Wensher se détourna de la fenêtre et s'adressa d’un ton brutal à l’officier de surveillance à l’entrée de la pièce.

  • Soldat! Allez réveiller la Présidente. Malgré les évènements actuels, elle se doit d’ouvrir les Jeux.
  • Général, vous voulez dire que… les Hunger Games sont maintenus? Du moins, tente-t-il de rattraper, ils ne sont pas repoussés?
  • On n’annule pas les Hunger Games! explosa Wensher. Et encore moins sous mon mandat!
  • Oui, bien, Général.

L’homme disparut dans l’embrasure de la grande porte aux contours soulignés d’or massif.

Wensher se retourna vers la fenêtre. Il soupira. Mentionner le concept qu’il soit en cours de “mandat” était une mauvaise idée. Il n’avait rien d’un homme gradé élu par le peuple. Il avait été choisi par l’ex-président Coriolanus Snow en personne pour figurer en haut de la hiérarchie des Jeux, juste après la Grande Victoire du Capitole sur les armées rebelles, vingt-cinq ans auparavant.
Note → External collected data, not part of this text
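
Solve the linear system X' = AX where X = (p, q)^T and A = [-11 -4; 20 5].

p(t) = C_1e^(-3t)sin(4t) - C_2e^(-3t)cos(4t), q(t) = -2C_1e^(-3t)sin(4t) - C_1e^(-3t)cos(4t) - C_2e^(-3t)sin(4t) + 2C_2e^(-3t)cos(4t)

Coefficient matrix A = [[-11, -4], [20, 5]].
Characteristic polynomial det(A - λI) = λ^2 + 6λ + 25 = 0.
Eigenvalues λ = -3 ± 4i (complex conjugate pair).
For λ=-3+4i: an eigenvector is (0,-1) - i(1,-2) = (0 - i, -1 + 2i).
A real fundamental pair from Re and Im of e^((-3+4i)t)v: X_1 = e^(-3t)(cos(4t)·(0,-1) + sin(4t)·(1,-2)), X_2 = e^(-3t)(sin(4t)·(0,-1) - cos(4t)·(1,-2)).
General solution: C_1X_1 + C_2X_2.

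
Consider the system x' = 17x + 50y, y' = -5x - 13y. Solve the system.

x(t) = -3c_1e^(2t)sin(5t) - c_1e^(2t)cos(5t) - c_2e^(2t)sin(5t) + 3c_2e^(2t)cos(5t), y(t) = c_1e^(2t)sin(5t) - c_2e^(2t)cos(5t)

Coefficient matrix A = [[17, 50], [-5, -13]].
Characteristic polynomial det(A - λI) = λ^2 - 4λ + 29 = 0.
Eigenvalues λ = 2 ± 5i (complex conjugate pair).
For λ=2+5i: an eigenvector is (-1,0) - i(-3,1) = (-1 + 3i, 0 - i).
A real fundamental pair from Re and Im of e^((2+5i)t)v: X_1 = e^(2t)(cos(5t)·(-1,0) + sin(5t)·(-3,1)), X_2 = e^(2t)(sin(5t)·(-1,0) - cos(5t)·(-3,1)).
General solution: c_1X_1 + c_2X_2.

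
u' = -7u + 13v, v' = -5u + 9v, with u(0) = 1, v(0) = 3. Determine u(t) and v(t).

u(t) = 31e^(t)sin(t) + e^(t)cos(t), v(t) = 19e^(t)sin(t) + 3e^(t)cos(t)

Coefficient matrix A = [[-7, 13], [-5, 9]].
Characteristic polynomial det(A - λI) = λ^2 - 2λ + 2 = 0.
Eigenvalues λ = 1 ± i (complex conjugate pair).
For λ=1+i: an eigenvector is (-3,-2) - i(-2,-1) = (-3 + 2i, -2 + i).
A real fundamental pair from Re and Im of e^((1+i)t)v: X_1 = e^(t)(cos(t)·(-3,-2) + sin(t)·(-2,-1)), X_2 = e^(t)(sin(t)·(-3,-2) - cos(t)·(-2,-1)).
General solution: K_1X_1 + K_2X_2.
Applying u(0)=1, v(0)=3 gives K_1=-5, K_2=-7.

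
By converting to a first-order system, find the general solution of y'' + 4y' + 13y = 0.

y(t) = C_1e^(-2t)cos(3t) + C_2e^(-2t)sin(3t)

Let x_1 = y, x_2 = y'. Then x_1' = x_2 and x_2' = -13x_1 - 4x_2.
A = [[0,1],[-13,-4]]; det(A-λI) = λ^2 + 4λ + 13.
Eigenvalues λ = -2 ± 3i.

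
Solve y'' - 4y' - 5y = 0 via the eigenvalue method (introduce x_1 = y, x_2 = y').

y(t) = C_1e^(-t) + C_2e^(5t)

Let x_1 = y, x_2 = y'. Then x_1' = x_2 and x_2' = 5x_1 + 4x_2.
A = [[0,1],[5,4]]; det(A-λI) = λ^2 - 4λ - 5.
Eigenvalues λ = -1, 5 with eigenvectors (1,-1), (1,5).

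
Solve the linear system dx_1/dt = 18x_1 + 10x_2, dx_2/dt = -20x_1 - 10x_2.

x_1(t) = 2c_1e^(4t)sin(2t) + c_1e^(4t)cos(2t) + c_2e^(4t)sin(2t) - 2c_2e^(4t)cos(2t), x_2(t) = -3c_1e^(4t)sin(2t) - c_1e^(4t)cos(2t) - c_2e^(4t)sin(2t) + 3c_2e^(4t)cos(2t)

Coefficient matrix A = [[18, 10], [-20, -10]].
Characteristic polynomial det(A - λI) = λ^2 - 8λ + 20 = 0.
Eigenvalues λ = 4 ± 2i (complex conjugate pair).
For λ=4+2i: an eigenvector is (1,-1) - i(2,-3) = (1 - 2i, -1 + 3i).
A real fundamental pair from Re and Im of e^((4+2i)t)v: X_1 = e^(4t)(cos(2t)·(1,-1) + sin(2t)·(2,-3)), X_2 = e^(4t)(sin(2t)·(1,-1) - cos(2t)·(2,-3)).
General solution: c_1X_1 + c_2X_2.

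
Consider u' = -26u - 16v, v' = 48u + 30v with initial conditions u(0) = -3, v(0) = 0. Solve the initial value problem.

u(t) = 9e^(6t) - 12e^(-2t), v(t) = -18e^(6t) + 18e^(-2t)

Coefficient matrix A = [[-26, -16], [48, 30]].
Characteristic polynomial det(A - λI) = λ^2 - 4λ - 12 = 0.
Eigenvalues λ = 6, -2.
For λ=6: (A-λI) row 1 is [-32, -16], so an eigenvector is (1, -2).
For λ=-2: (A-λI) row 1 is [-24, -16], so an eigenvector is (-2, 3).
General solution: K_1e^(6t)(1,-2) + K_2e^(-2t)(-2,3).
Applying u(0)=-3, v(0)=0 gives K_1=9, K_2=6.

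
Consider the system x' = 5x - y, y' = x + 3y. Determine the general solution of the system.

x(t) = -K_1e^(4t) - K_2te^(4t) + K_2e^(4t), y(t) = -K_1e^(4t) - K_2te^(4t) + 2K_2e^(4t)

Coefficient matrix A = [[5, -1], [1, 3]].
Characteristic polynomial det(A - λI) = λ^2 - 8λ + 16 = 0.
Single eigenvalue λ = 4 with algebraic multiplicity 2.
Eigenvector v = (-1,-1); generalized eigenvector w with (A-λI)w=v is (1,2).
General solution: e^(4t)[K_1·v + K_2·(t·v + w)].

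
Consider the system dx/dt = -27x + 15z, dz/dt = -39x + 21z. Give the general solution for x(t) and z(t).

Coefficient matrix A = [[-27, 15], [-39, 21]].
Characteristic polynomial det(A - λI) = λ^2 + 6λ + 18 = 0.
Eigenvalues λ = -3 ± 3i (complex conjugate pair).
For λ=-3+3i: an eigenvector is (-1,-2) - i(-2,-3) = (-1 + 2i, -2 + 3i).
A real fundamental pair from Re and Im of e^((-3+3i)t)v: X_1 = e^(-3t)(cos(3t)·(-1,-2) + sin(3t)·(-2,-3)), X_2 = e^(-3t)(sin(3t)·(-1,-2) - cos(3t)·(-2,-3)).
General solution: K_1X_1 + K_2X_2.

x(t) = -2K_1e^(-3t)sin(3t) - K_1e^(-3t)cos(3t) - K_2e^(-3t)sin(3t) + 2K_2e^(-3t)cos(3t), z(t) = -3K_1e^(-3t)sin(3t) - 2K_1e^(-3t)cos(3t) - 2K_2e^(-3t)sin(3t) + 3K_2e^(-3t)cos(3t)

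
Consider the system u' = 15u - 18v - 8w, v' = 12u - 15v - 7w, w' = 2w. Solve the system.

u(t) = C_1e^(-3t) - 3C_2e^(3t) + 2C_3e^(2t), v(t) = C_1e^(-3t) - 2C_2e^(3t) + C_3e^(2t), w(t) = C_3e^(2t)

Coefficient matrix A = [[15, -18, -8], [12, -15, -7], [0, 0, 2]].
det(A - λI) = 0 gives eigenvalues λ = -3, 3, 2.
For λ=-3: eigenvector (1,1,0).
For λ=3: eigenvector (-3,-2,0).
For λ=2: eigenvector (2,1,1).
General solution: C_1e^(-3t)(1,1,0) + C_2e^(3t)(-3,-2,0) + C_3e^(2t)(2,1,1).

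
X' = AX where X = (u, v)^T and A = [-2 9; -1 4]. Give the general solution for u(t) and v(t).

Coefficient matrix A = [[-2, 9], [-1, 4]].
Characteristic polynomial det(A - λI) = λ^2 - 2λ + 1 = 0.
Single eigenvalue λ = 1 with algebraic multiplicity 2.
Eigenvector v = (-3,-1); generalized eigenvector w with (A-λI)w=v is (1,0).
General solution: e^(t)[K_1·v + K_2·(t·v + w)].

u(t) = -3K_1e^(t) - 3K_2te^(t) + K_2e^(t), v(t) = -K_1e^(t) - K_2te^(t)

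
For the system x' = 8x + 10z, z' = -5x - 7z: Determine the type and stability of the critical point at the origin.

saddle

A = [[8,10],[-5,-7]]; det(A-λI) = λ^2 - λ - 6.
λ = -2, 3: opposite signs.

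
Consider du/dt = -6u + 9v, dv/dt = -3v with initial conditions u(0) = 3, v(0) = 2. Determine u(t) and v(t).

u(t) = 6e^(-3t) - 3e^(-6t), v(t) = 2e^(-3t)

Coefficient matrix A = [[-6, 9], [0, -3]].
Characteristic polynomial det(A - λI) = λ^2 + 9λ + 18 = 0.
Eigenvalues λ = -3, -6.
For λ=-3: (A-λI) row 1 is [-3, 9], so an eigenvector is (-3, -1).
For λ=-6: (A-λI) row 1 is [0, 9], so an eigenvector is (-1, 0).
General solution: c_1e^(-3t)(-3,-1) + c_2e^(-6t)(-1,0).
Applying u(0)=3, v(0)=2 gives c_1=-2, c_2=3.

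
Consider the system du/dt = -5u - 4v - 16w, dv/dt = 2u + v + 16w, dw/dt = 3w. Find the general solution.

Coefficient matrix A = [[-5, -4, -16], [2, 1, 16], [0, 0, 3]].
det(A - λI) = 0 gives eigenvalues λ = 3, -3, -1.
For λ=3: eigenvector (-4,4,1).
For λ=-3: eigenvector (2,-1,0).
For λ=-1: eigenvector (1,-1,0).
General solution: K_1e^(3t)(-4,4,1) + K_2e^(-3t)(2,-1,0) + K_3e^(-t)(1,-1,0).

u(t) = -4K_1e^(3t) + 2K_2e^(-3t) + K_3e^(-t), v(t) = 4K_1e^(3t) - K_2e^(-3t) - K_3e^(-t), w(t) = K_1e^(3t)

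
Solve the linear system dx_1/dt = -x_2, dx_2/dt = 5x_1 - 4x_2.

x_1(t) = C_1e^(-2t)sin(t) - C_2e^(-2t)cos(t), x_2(t) = 2C_1e^(-2t)sin(t) - C_1e^(-2t)cos(t) - C_2e^(-2t)sin(t) - 2C_2e^(-2t)cos(t)

Coefficient matrix A = [[0, -1], [5, -4]].
Characteristic polynomial det(A - λI) = λ^2 + 4λ + 5 = 0.
Eigenvalues λ = -2 ± i (complex conjugate pair).
For λ=-2+i: an eigenvector is (0,-1) - i(1,2) = (0 - i, -1 - 2i).
A real fundamental pair from Re and Im of e^((-2+i)t)v: X_1 = e^(-2t)(cos(t)·(0,-1) + sin(t)·(1,2)), X_2 = e^(-2t)(sin(t)·(0,-1) - cos(t)·(1,2)).
General solution: C_1X_1 + C_2X_2.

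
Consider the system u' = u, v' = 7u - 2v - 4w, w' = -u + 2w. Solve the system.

Coefficient matrix A = [[1, 0, 0], [7, -2, -4], [-1, 0, 2]].
det(A - λI) = 0 gives eigenvalues λ = 2, -2, 1.
For λ=2: eigenvector (0,-1,1).
For λ=-2: eigenvector (0,1,0).
For λ=1: eigenvector (1,1,1).
General solution: c_1e^(2t)(0,-1,1) + c_2e^(-2t)(0,1,0) + c_3e^(t)(1,1,1).

u(t) = c_3e^(t), v(t) = -c_1e^(2t) + c_2e^(-2t) + c_3e^(t), w(t) = c_1e^(2t) + c_3e^(t)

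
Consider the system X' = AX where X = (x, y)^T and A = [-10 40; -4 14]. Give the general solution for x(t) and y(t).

x(t) = -K_1e^(2t)sin(4t) - 3K_1e^(2t)cos(4t) - 3K_2e^(2t)sin(4t) + K_2e^(2t)cos(4t), y(t) = -K_1e^(2t)cos(4t) - K_2e^(2t)sin(4t)

Coefficient matrix A = [[-10, 40], [-4, 14]].
Characteristic polynomial det(A - λI) = λ^2 - 4λ + 20 = 0.
Eigenvalues λ = 2 ± 4i (complex conjugate pair).
For λ=2+4i: an eigenvector is (-3,-1) - i(-1,0) = (-3 + i, -1).
A real fundamental pair from Re and Im of e^((2+4i)t)v: X_1 = e^(2t)(cos(4t)·(-3,-1) + sin(4t)·(-1,0)), X_2 = e^(2t)(sin(4t)·(-3,-1) - cos(4t)·(-1,0)).
General solution: K_1X_1 + K_2X_2.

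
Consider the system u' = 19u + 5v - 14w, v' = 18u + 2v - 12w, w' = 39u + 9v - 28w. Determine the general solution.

Coefficient matrix A = [[19, 5, -14], [18, 2, -12], [39, 9, -28]].
det(A - λI) = 0 gives eigenvalues λ = -1, -4, -2.
For λ=-1: eigenvector (3,2,5).
For λ=-4: eigenvector (1,1,2).
For λ=-2: eigenvector (2,0,3).
General solution: c_1e^(-t)(3,2,5) + c_2e^(-4t)(1,1,2) + c_3e^(-2t)(2,0,3).

u(t) = 3c_1e^(-t) + c_2e^(-4t) + 2c_3e^(-2t), v(t) = 2c_1e^(-t) + c_2e^(-4t), w(t) = 5c_1e^(-t) + 2c_2e^(-4t) + 3c_3e^(-2t)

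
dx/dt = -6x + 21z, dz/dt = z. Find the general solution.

x(t) = K_1e^(-6t) + 3K_2e^(t), z(t) = K_2e^(t)

Coefficient matrix A = [[-6, 21], [0, 1]].
Characteristic polynomial det(A - λI) = λ^2 + 5λ - 6 = 0.
Eigenvalues λ = -6, 1.
For λ=-6: (A-λI) row 1 is [0, 21], so an eigenvector is (1, 0).
For λ=1: (A-λI) row 1 is [-7, 21], so an eigenvector is (3, 1).
General solution: K_1e^(-6t)(1,0) + K_2e^(t)(3,1).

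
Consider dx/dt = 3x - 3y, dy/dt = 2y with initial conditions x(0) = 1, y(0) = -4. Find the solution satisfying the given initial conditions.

x(t) = 13e^(3t) - 12e^(2t), y(t) = -4e^(2t)

Coefficient matrix A = [[3, -3], [0, 2]].
Characteristic polynomial det(A - λI) = λ^2 - 5λ + 6 = 0.
Eigenvalues λ = 2, 3.
For λ=2: (A-λI) row 1 is [1, -3], so an eigenvector is (3, 1).
For λ=3: (A-λI) row 1 is [0, -3], so an eigenvector is (1, 0).
General solution: K_1e^(2t)(3,1) + K_2e^(3t)(1,0).
Applying x(0)=1, y(0)=-4 gives K_1=-4, K_2=13.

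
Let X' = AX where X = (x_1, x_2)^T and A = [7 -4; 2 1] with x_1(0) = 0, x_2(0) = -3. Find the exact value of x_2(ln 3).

567

A = [[7,-4],[2,1]]; eigenvalues λ = 3, 5.
Eigenvectors: (1,1) for λ=3, (-2,-1) for λ=5.
From the initial condition, c_1 = -6, c_2 = -3.
x_2(ln 3) = (-6)(3^3)(1) + (-3)(3^5)(-1) = 567.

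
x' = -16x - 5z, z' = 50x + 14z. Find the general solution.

x(t) = -c_1e^(-t)sin(5t) + c_2e^(-t)cos(5t), z(t) = 3c_1e^(-t)sin(5t) + c_1e^(-t)cos(5t) + c_2e^(-t)sin(5t) - 3c_2e^(-t)cos(5t)

Coefficient matrix A = [[-16, -5], [50, 14]].
Characteristic polynomial det(A - λI) = λ^2 + 2λ + 26 = 0.
Eigenvalues λ = -1 ± 5i (complex conjugate pair).
For λ=-1+5i: an eigenvector is (0,1) - i(-1,3) = (0 + i, 1 - 3i).
A real fundamental pair from Re and Im of e^((-1+5i)t)v: X_1 = e^(-t)(cos(5t)·(0,1) + sin(5t)·(-1,3)), X_2 = e^(-t)(sin(5t)·(0,1) - cos(5t)·(-1,3)).
General solution: c_1X_1 + c_2X_2.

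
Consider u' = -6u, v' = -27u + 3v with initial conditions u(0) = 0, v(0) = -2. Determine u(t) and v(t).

u(t) = 0, v(t) = -2e^(3t)

Coefficient matrix A = [[-6, 0], [-27, 3]].
Characteristic polynomial det(A - λI) = λ^2 + 3λ - 18 = 0.
Eigenvalues λ = 3, -6.
For λ=3: (A-λI) row 1 is [-9, 0], so an eigenvector is (0, 1).
For λ=-6: (A-λI) row 2 is [-27, 9], so an eigenvector is (-1, -3).
General solution: K_1e^(3t)(0,1) + K_2e^(-6t)(-1,-3).
Applying u(0)=0, v(0)=-2 gives K_1=-2, K_2=0.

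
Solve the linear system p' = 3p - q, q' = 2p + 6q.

Coefficient matrix A = [[3, -1], [2, 6]].
Characteristic polynomial det(A - λI) = λ^2 - 9λ + 20 = 0.
Eigenvalues λ = 4, 5.
For λ=4: (A-λI) row 1 is [-1, -1], so an eigenvector is (1, -1).
For λ=5: (A-λI) row 1 is [-2, -1], so an eigenvector is (1, -2).
General solution: c_1e^(4t)(1,-1) + c_2e^(5t)(1,-2).

p(t) = c_1e^(4t) + c_2e^(5t), q(t) = -c_1e^(4t) - 2c_2e^(5t)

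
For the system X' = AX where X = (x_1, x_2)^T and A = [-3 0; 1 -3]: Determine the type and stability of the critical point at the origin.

A = [[-3,0],[1,-3]]; det(A-λI) = λ^2 + 6λ + 9.
repeated λ = -3 with a single eigenvector.

stable improper node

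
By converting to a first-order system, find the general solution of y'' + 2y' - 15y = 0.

Let x_1 = y, x_2 = y'. Then x_1' = x_2 and x_2' = 15x_1 - 2x_2.
A = [[0,1],[15,-2]]; det(A-λI) = λ^2 + 2λ - 15.
Eigenvalues λ = -5, 3 with eigenvectors (1,-5), (1,3).

y(t) = c_1e^(-5t) + c_2e^(3t)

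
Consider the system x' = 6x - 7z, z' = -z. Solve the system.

Coefficient matrix A = [[6, -7], [0, -1]].
Characteristic polynomial det(A - λI) = λ^2 - 5λ - 6 = 0.
Eigenvalues λ = -1, 6.
For λ=-1: (A-λI) row 1 is [7, -7], so an eigenvector is (-1, -1).
For λ=6: (A-λI) row 1 is [0, -7], so an eigenvector is (1, 0).
General solution: K_1e^(-t)(-1,-1) + K_2e^(6t)(1,0).

x(t) = -K_1e^(-t) + K_2e^(6t), z(t) = -K_1e^(-t)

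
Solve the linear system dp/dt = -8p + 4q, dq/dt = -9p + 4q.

Coefficient matrix A = [[-8, 4], [-9, 4]].
Characteristic polynomial det(A - λI) = λ^2 + 4λ + 4 = 0.
Single eigenvalue λ = -2 with algebraic multiplicity 2.
Eigenvector v = (-2,-3); generalized eigenvector w with (A-λI)w=v is (1,1).
General solution: e^(-2t)[K_1·v + K_2·(t·v + w)].

p(t) = -2K_1e^(-2t) - 2K_2te^(-2t) + K_2e^(-2t), q(t) = -3K_1e^(-2t) - 3K_2te^(-2t) + K_2e^(-2t)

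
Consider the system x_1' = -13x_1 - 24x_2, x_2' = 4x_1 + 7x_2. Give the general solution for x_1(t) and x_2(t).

Coefficient matrix A = [[-13, -24], [4, 7]].
Characteristic polynomial det(A - λI) = λ^2 + 6λ + 5 = 0.
Eigenvalues λ = -1, -5.
For λ=-1: (A-λI) row 1 is [-12, -24], so an eigenvector is (-2, 1).
For λ=-5: (A-λI) row 1 is [-8, -24], so an eigenvector is (3, -1).
General solution: K_1e^(-t)(-2,1) + K_2e^(-5t)(3,-1).

x_1(t) = -2K_1e^(-t) + 3K_2e^(-5t), x_2(t) = K_1e^(-t) - K_2e^(-5t)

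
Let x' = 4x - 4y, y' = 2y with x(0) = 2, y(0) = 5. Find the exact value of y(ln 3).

A = [[4,-4],[0,2]]; eigenvalues λ = 4, 2.
Eigenvectors: (1,0) for λ=4, (2,1) for λ=2.
From the initial condition, c_1 = -8, c_2 = 5.
y(ln 3) = (-8)(3^4)(0) + (5)(3^2)(1) = 45.

45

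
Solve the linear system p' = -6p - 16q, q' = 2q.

Coefficient matrix A = [[-6, -16], [0, 2]].
Characteristic polynomial det(A - λI) = λ^2 + 4λ - 12 = 0.
Eigenvalues λ = -6, 2.
For λ=-6: (A-λI) row 1 is [0, -16], so an eigenvector is (-1, 0).
For λ=2: (A-λI) row 1 is [-8, -16], so an eigenvector is (-2, 1).
General solution: C_1e^(-6t)(-1,0) + C_2e^(2t)(-2,1).

p(t) = -C_1e^(-6t) - 2C_2e^(2t), q(t) = C_2e^(2t)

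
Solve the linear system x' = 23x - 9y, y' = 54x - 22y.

Coefficient matrix A = [[23, -9], [54, -22]].
Characteristic polynomial det(A - λI) = λ^2 - λ - 20 = 0.
Eigenvalues λ = 5, -4.
For λ=5: (A-λI) row 1 is [18, -9], so an eigenvector is (-1, -2).
For λ=-4: (A-λI) row 1 is [27, -9], so an eigenvector is (1, 3).
General solution: c_1e^(5t)(-1,-2) + c_2e^(-4t)(1,3).

x(t) = -c_1e^(5t) + c_2e^(-4t), y(t) = -2c_1e^(5t) + 3c_2e^(-4t)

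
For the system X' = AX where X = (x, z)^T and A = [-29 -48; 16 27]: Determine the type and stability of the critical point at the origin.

A = [[-29,-48],[16,27]]; det(A-λI) = λ^2 + 2λ - 15.
λ = -5, 3: opposite signs.

saddle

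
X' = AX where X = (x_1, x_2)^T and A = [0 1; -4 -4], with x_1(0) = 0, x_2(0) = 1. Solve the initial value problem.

Coefficient matrix A = [[0, 1], [-4, -4]].
Characteristic polynomial det(A - λI) = λ^2 + 4λ + 4 = 0.
Single eigenvalue λ = -2 with algebraic multiplicity 2.
Eigenvector v = (-1,2); generalized eigenvector w with (A-λI)w=v is (1,-3).
General solution: e^(-2t)[K_1·v + K_2·(t·v + w)].
Applying x_1(0)=0, x_2(0)=1 gives K_1=-1, K_2=-1.

x_1(t) = te^(-2t), x_2(t) = -2te^(-2t) + e^(-2t)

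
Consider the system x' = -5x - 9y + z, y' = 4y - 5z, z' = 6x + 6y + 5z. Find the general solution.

Coefficient matrix A = [[-5, -9, 1], [0, 4, -5], [6, 6, 5]].
det(A - λI) = 0 gives eigenvalues λ = -1, 4, 1.
For λ=-1: eigenvector (2,-1,-1).
For λ=4: eigenvector (1,-1,0).
For λ=1: eigenvector (-7,5,3).
General solution: C_1e^(-t)(2,-1,-1) + C_2e^(4t)(1,-1,0) + C_3e^(t)(-7,5,3).

x(t) = 2C_1e^(-t) + C_2e^(4t) - 7C_3e^(t), y(t) = -C_1e^(-t) - C_2e^(4t) + 5C_3e^(t), z(t) = -C_1e^(-t) + 3C_3e^(t)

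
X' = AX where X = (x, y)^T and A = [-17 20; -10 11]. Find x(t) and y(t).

x(t) = K_1e^(-3t)sin(2t) - 3K_1e^(-3t)cos(2t) - 3K_2e^(-3t)sin(2t) - K_2e^(-3t)cos(2t), y(t) = K_1e^(-3t)sin(2t) - 2K_1e^(-3t)cos(2t) - 2K_2e^(-3t)sin(2t) - K_2e^(-3t)cos(2t)

Coefficient matrix A = [[-17, 20], [-10, 11]].
Characteristic polynomial det(A - λI) = λ^2 + 6λ + 13 = 0.
Eigenvalues λ = -3 ± 2i (complex conjugate pair).
For λ=-3+2i: an eigenvector is (-3,-2) - i(1,1) = (-3 - i, -2 - i).
A real fundamental pair from Re and Im of e^((-3+2i)t)v: X_1 = e^(-3t)(cos(2t)·(-3,-2) + sin(2t)·(1,1)), X_2 = e^(-3t)(sin(2t)·(-3,-2) - cos(2t)·(1,1)).
General solution: K_1X_1 + K_2X_2.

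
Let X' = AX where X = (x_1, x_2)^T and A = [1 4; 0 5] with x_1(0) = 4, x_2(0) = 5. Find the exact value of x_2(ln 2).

160

A = [[1,4],[0,5]]; eigenvalues λ = 5, 1.
Eigenvectors: (1,1) for λ=5, (-1,0) for λ=1.
From the initial condition, c_1 = 5, c_2 = 1.
x_2(ln 2) = (5)(2^5)(1) + (1)(2^1)(0) = 160.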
Et il n’avait pas l’intention de se laisser dépasser par une tentative de déstabilisation de la part d’extrémistes ignorants et parasites. Les Jeux perdureraient, et Panem n’en serait que plus fort.

Il s’assit dans son siège ultra-perfectionné fabriqué pour s’adapter à la moulure du fessier de son occupant et lâcha un râle étrange.

Il s’était sans doute assoupi car bientôt, l’officier de surveillance revint, essoufflé par la course à travers le Palais, probablement. Cependant, une foule de soldats et de hauts conseillers discutant à voix basse talonnait celui-ci. En voyant son bureau se remplir de ces intrus, Wensher se leva et hurla:

  • Bordel, qu’est ce qui se passe?!
  • Général, répondit très vite un soldat chef de section, l’attentat n’a pas été perpétré par un terroriste. C’est le haut juge lui-même qui a déclenché les explosions du quartier général.
  • Jones? Ventulus Jones? Non, impossible, lança Wensher, déboussolé par la tournure des événements.
  • Général… reprit un officier.
  • Non! Non! Cherchez! Cherchez encore, ce ne peut pas être Ventulus Jones! Vous ne me ferez pas croire cela. Jamais...
  • Général ! le coupa l’officier

Tous les regards se tournèrent vers lui et le fixèrent. Pourquoi a-t-il coupé la parole au général Wensher? On n'interrompt pas un Général Suprême, encore moins un Général Suprême doublé d’un Directeur des Jeux de la Faim… Mais l’officier semblait avoir ses raisons. Il s’avança dans le cercle vide formé par les autres autour du bureau de Wensher, sous le regard fumant de celui-ci.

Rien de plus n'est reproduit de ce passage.